The Rainbow Grocery, down from the Rainbow Motel, opens at seven this morning. The Rainbow gas station, next to the Rainbow Grocery, is open but their coffee is not good enough to make me want to pour a cup this early in the morning.
Across the highway, as fifth wheels and pickup trucks pound past, I spot the new Gallery Coffee Shop with lights on and movement inside.
Waiting till a seven thirty open, in front of the coffee shop’s locked front door, with last night’s raindrops still beaded on outside tables and chairs, I keep my dry spot on a bench and watch a delicate hummingbird cutting through the air like a seasoned helicopter pilot.
He sticks his proboscis into one of the plastic flowers of the hummingbird feeder just above my head and loads up with sugar.
When I raise my phone to capture his image, he darts away.
When the shop’s proprietor sees me, he unlocks his shop early and I step inside,order myself a hot coffee and pecan fried pie made by the Amish in nearby Monte Vista. We talk some about his ” artist ” life.
The western art displayed on the big open dining area walls took Frank thirty years to get to the point he can finish a small canvas in weeks instead of months. He tells me about his ” process of art ” as well as coming to South Fork from Texas in the summer months to paint and help his wife run their small business because his wife especially likes it here and there are tax advantages.

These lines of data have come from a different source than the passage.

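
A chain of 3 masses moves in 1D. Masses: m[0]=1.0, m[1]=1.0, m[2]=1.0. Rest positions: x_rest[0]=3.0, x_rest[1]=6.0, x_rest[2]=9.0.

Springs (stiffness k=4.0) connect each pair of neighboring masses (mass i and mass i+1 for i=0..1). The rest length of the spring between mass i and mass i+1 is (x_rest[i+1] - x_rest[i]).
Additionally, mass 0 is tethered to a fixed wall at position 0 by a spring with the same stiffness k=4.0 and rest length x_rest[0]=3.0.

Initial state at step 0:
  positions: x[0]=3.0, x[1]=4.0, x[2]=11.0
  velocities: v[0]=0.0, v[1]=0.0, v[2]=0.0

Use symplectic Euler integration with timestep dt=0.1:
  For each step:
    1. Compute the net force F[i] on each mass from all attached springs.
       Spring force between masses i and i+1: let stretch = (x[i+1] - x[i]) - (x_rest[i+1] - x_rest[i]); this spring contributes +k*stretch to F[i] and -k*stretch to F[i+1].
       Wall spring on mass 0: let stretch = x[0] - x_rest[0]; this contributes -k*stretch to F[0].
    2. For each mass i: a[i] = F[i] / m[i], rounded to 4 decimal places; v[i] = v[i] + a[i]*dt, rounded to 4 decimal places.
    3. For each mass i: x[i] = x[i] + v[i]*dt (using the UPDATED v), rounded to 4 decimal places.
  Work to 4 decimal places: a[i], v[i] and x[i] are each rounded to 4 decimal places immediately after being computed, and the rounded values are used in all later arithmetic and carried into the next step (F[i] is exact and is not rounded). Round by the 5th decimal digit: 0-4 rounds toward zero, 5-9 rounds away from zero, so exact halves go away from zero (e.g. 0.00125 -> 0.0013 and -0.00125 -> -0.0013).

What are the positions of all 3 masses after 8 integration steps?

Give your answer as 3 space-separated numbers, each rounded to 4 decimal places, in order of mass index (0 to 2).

Step 0: x=[3.0000 4.0000 11.0000] v=[0.0000 0.0000 0.0000]
Step 1: x=[2.9200 4.2400 10.8400] v=[-0.8000 2.4000 -1.6000]
Step 2: x=[2.7760 4.6912 10.5360] v=[-1.4400 4.5120 -3.0400]
Step 3: x=[2.5976 5.2996 10.1182] v=[-1.7843 6.0838 -4.1779]
Step 4: x=[2.4234 5.9926 9.6277] v=[-1.7425 6.9304 -4.9053]
Step 5: x=[2.2950 6.6883 9.1118] v=[-1.2842 6.9568 -5.1593]
Step 6: x=[2.2505 7.3052 8.6189] v=[-0.4449 6.1689 -4.9287]
Step 7: x=[2.3182 7.7725 8.1935] v=[0.6768 4.6725 -4.2542]
Step 8: x=[2.5113 8.0384 7.8712] v=[1.9312 2.6592 -3.2226]

Answer: 2.5113 8.0384 7.8712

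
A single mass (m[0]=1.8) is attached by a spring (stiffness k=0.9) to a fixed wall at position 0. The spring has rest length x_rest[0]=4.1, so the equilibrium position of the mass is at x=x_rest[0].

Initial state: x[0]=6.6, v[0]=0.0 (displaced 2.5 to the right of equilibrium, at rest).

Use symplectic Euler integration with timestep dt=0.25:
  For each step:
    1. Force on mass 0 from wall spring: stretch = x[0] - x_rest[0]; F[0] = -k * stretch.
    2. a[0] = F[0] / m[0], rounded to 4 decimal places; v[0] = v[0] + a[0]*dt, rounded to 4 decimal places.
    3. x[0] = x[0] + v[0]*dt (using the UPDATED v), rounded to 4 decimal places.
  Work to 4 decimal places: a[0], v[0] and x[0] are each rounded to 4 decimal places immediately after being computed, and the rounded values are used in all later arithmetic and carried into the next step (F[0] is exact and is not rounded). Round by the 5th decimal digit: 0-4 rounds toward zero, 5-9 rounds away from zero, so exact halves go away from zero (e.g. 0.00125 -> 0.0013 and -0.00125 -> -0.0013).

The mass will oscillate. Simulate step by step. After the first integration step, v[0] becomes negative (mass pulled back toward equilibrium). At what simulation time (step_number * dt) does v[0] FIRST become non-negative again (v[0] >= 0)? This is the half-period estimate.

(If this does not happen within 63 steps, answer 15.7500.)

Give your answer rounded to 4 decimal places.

Step 0: x=[6.6000] v=[0.0000]
Step 1: x=[6.5219] v=[-0.3125]
Step 2: x=[6.3681] v=[-0.6153]
Step 3: x=[6.1434] v=[-0.8988]
Step 4: x=[5.8549] v=[-1.1542]
Step 5: x=[5.5115] v=[-1.3736]
Step 6: x=[5.1240] v=[-1.5501]
Step 7: x=[4.7045] v=[-1.6781]
Step 8: x=[4.2661] v=[-1.7537]
Step 9: x=[3.8225] v=[-1.7745]
Step 10: x=[3.3876] v=[-1.7398]
Step 11: x=[2.9749] v=[-1.6508]
Step 12: x=[2.5974] v=[-1.5102]
Step 13: x=[2.2668] v=[-1.3224]
Step 14: x=[1.9935] v=[-1.0933]
Step 15: x=[1.7860] v=[-0.8300]
Step 16: x=[1.6508] v=[-0.5408]
Step 17: x=[1.5921] v=[-0.2347]
Step 18: x=[1.6118] v=[0.0788]
First v>=0 after going negative at step 18, time=4.5000

Answer: 4.5000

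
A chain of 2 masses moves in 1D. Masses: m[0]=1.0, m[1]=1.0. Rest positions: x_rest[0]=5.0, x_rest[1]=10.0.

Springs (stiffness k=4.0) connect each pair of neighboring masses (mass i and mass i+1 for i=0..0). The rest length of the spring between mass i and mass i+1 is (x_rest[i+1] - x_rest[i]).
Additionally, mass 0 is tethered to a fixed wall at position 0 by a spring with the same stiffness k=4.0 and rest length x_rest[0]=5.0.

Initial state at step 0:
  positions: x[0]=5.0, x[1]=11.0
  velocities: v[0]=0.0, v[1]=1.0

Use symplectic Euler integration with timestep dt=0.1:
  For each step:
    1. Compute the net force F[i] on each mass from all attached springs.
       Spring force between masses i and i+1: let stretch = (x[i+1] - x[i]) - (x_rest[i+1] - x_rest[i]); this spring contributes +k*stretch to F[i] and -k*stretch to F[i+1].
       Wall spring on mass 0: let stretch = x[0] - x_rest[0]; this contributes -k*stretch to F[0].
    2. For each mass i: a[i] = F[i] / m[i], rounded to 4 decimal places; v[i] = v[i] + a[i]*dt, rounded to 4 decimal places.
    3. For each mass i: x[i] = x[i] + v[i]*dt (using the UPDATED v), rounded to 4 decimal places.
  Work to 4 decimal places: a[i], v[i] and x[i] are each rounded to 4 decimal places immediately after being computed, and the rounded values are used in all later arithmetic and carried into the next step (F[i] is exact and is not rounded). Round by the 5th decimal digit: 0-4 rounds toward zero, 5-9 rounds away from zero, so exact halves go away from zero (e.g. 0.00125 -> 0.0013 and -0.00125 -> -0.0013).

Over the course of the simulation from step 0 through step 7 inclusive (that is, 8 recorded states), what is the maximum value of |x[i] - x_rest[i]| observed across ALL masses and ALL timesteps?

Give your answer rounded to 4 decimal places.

Step 0: x=[5.0000 11.0000] v=[0.0000 1.0000]
Step 1: x=[5.0400 11.0600] v=[0.4000 0.6000]
Step 2: x=[5.1192 11.0792] v=[0.7920 0.1920]
Step 3: x=[5.2320 11.0600] v=[1.1283 -0.1920]
Step 4: x=[5.3687 11.0077] v=[1.3667 -0.5232]
Step 5: x=[5.5162 10.9298] v=[1.4748 -0.7788]
Step 6: x=[5.6596 10.8354] v=[1.4338 -0.9442]
Step 7: x=[5.7836 10.7340] v=[1.2403 -1.0145]
Max displacement = 1.0792

Answer: 1.0792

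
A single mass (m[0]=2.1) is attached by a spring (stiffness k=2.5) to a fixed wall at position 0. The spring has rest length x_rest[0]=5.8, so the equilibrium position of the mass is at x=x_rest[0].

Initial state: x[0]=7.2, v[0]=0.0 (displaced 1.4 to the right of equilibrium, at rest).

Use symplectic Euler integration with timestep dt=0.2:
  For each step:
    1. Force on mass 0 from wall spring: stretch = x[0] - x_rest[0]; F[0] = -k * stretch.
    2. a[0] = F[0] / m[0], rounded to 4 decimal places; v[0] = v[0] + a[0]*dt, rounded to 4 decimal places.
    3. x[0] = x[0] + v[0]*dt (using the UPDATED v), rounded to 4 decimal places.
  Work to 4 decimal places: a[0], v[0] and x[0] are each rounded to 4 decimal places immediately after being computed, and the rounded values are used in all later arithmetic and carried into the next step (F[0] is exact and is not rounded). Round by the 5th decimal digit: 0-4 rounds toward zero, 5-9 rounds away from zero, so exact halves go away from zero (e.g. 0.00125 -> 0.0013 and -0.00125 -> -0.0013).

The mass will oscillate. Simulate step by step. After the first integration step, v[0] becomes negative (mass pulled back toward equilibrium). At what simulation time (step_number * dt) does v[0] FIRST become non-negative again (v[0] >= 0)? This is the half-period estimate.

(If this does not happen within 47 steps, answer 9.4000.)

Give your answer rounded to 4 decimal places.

Answer: 3.0000

Derivation:
Step 0: x=[7.2000] v=[0.0000]
Step 1: x=[7.1333] v=[-0.3333]
Step 2: x=[7.0031] v=[-0.6508]
Step 3: x=[6.8156] v=[-0.9373]
Step 4: x=[6.5798] v=[-1.1791]
Step 5: x=[6.3068] v=[-1.3648]
Step 6: x=[6.0097] v=[-1.4855]
Step 7: x=[5.7026] v=[-1.5354]
Step 8: x=[5.4002] v=[-1.5122]
Step 9: x=[5.1168] v=[-1.4170]
Step 10: x=[4.8659] v=[-1.2543]
Step 11: x=[4.6595] v=[-1.0319]
Step 12: x=[4.5074] v=[-0.7604]
Step 13: x=[4.4169] v=[-0.4526]
Step 14: x=[4.3922] v=[-0.1233]
Step 15: x=[4.4346] v=[0.2119]
First v>=0 after going negative at step 15, time=3.0000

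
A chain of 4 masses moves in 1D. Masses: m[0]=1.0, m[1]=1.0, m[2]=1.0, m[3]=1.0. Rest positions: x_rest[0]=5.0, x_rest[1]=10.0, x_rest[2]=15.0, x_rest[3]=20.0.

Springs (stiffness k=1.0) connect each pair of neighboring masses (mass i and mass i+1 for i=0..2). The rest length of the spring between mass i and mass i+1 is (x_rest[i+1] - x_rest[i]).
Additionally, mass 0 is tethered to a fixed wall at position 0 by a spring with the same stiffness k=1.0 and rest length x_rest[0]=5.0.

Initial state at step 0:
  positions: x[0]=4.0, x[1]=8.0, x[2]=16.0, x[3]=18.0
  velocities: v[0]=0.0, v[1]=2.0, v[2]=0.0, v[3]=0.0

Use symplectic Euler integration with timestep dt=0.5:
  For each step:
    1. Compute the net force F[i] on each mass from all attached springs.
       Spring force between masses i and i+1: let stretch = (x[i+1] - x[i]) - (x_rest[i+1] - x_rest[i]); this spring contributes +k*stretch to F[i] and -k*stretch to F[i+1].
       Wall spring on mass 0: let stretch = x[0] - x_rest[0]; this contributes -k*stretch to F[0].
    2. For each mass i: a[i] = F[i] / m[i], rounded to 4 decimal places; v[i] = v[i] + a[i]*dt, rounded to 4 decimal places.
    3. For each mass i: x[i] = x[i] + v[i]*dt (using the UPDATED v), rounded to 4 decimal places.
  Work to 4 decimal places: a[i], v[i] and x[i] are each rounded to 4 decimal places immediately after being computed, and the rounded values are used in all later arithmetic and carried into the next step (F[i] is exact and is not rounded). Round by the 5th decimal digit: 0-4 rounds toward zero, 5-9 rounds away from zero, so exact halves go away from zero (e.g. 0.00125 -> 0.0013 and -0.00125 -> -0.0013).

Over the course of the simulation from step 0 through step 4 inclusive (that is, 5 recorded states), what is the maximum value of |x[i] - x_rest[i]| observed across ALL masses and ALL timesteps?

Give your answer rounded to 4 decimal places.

Answer: 2.2656

Derivation:
Step 0: x=[4.0000 8.0000 16.0000 18.0000] v=[0.0000 2.0000 0.0000 0.0000]
Step 1: x=[4.0000 10.0000 14.5000 18.7500] v=[0.0000 4.0000 -3.0000 1.5000]
Step 2: x=[4.5000 11.6250 12.9375 19.6875] v=[1.0000 3.2500 -3.1250 1.8750]
Step 3: x=[5.6563 11.7969 12.7344 20.1875] v=[2.3125 0.3438 -0.4063 1.0000]
Step 4: x=[6.9337 10.6680 14.1602 20.0742] v=[2.5547 -2.2578 2.8515 -0.2266]
Max displacement = 2.2656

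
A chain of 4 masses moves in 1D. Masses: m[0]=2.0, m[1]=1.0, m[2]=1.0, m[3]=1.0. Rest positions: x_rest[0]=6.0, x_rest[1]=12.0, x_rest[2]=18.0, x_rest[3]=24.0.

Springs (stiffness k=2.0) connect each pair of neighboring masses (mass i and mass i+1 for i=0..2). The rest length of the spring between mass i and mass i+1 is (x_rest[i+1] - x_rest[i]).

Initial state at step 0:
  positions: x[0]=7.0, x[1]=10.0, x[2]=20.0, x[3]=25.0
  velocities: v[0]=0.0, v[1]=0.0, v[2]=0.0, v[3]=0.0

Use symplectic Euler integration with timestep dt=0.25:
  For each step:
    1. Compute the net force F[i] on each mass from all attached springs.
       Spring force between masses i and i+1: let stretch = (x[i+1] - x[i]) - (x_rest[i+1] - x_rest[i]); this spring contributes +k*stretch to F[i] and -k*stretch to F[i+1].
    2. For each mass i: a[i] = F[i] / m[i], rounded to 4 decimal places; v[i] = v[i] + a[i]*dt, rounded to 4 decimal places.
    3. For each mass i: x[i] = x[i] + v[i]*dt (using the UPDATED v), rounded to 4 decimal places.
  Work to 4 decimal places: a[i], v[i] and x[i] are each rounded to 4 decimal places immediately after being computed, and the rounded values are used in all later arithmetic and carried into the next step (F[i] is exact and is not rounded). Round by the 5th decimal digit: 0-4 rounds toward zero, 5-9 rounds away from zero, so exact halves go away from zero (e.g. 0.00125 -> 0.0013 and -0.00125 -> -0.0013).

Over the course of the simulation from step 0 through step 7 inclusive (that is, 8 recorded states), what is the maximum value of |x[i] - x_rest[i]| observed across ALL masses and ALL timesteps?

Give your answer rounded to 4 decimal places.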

It takes skill and patience to make all these little lines in a cowboy’s face, make a horse’s mane look real on a flat surface. Frank says he has been drawing since he was ten years old and his wife right now is at a business breakfast in Monte Vista but will cheerfully take the reins of the shop in a few hours so he can go finish a new watercolor in his studio.
Hummingbirds, I Google, are cold blooded and, at night, perch on a tree branch, let their body temperature sink to conserve energy, and sometimes go into a torpor if it is really really cold.
In their state of torpor, the hummingbirds can dangle from a branch by one foot and appear dead.
We humans also know about torpor, but we don’t dangle from branches.